Composer: Charles Manson, Dennis Wilson
"I'm Bugged At My Ol' Man" Is About The Wilsons' Abusive Father
"I’m Bugged At My Ol’ Man" is a novelty ode to Brian Wilson’s father, Murry, from Summer Days (and Summer Nights!!), released in 1965. The track is representational of Murry’s well documented, real-life abuse toward his son. In it, the narrator describes his father’s over-the-top punishments against minor infractions, which leave him locked in his room, with his possessions taken away, his hair cut off, and bread crumbs and water being the only thing for him to eat.
1965’s "Help Me, Rhonda," the Beach Boys' second number-one hit, tells the tale of a broken-hearted man who lost his girl to another. He asks the mythical Rhonda (she wasn’t based on any one person) to help ease his pain, presumably with some action.
The lyrics of "Help Me, Rhonda" are twisted enough, but the real drama happened while it was being recorded. A drunken Murry Wilson crashed the party to criticize the boys, and it was all caught on tape. For 39 excruciating minutes, the elder Wilson practically pushes Brian to his limits. At one point, you can hear father and son physically struggling for supremacy in the studio’s control room.

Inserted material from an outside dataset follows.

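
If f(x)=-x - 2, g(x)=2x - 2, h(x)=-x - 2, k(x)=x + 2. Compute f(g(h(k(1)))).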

Albums: A Postcard From California
Composer: Brian Wilson, Mike Love
"The Trader" Is The Story Of An Explorer's Exploitation Of Native Americans
Holland, the group's 1973 album, is rife with themes of separation and mortality. It's also the last place you’d expect a history lesson on Manifest Destiny, but “The Trader” is just that. The Carl Wilson/Jack Rieley penned tune tells the tale of a man who comes to the New World and claims the land as his own. With approval from the European powers-that-be, he then sets about displacing, enslaving, and slaughtering the native peoples he finds upon arrival. That's about as far from fun in the sun (or "the formula," as Mike Love allegedly called it) as you can get.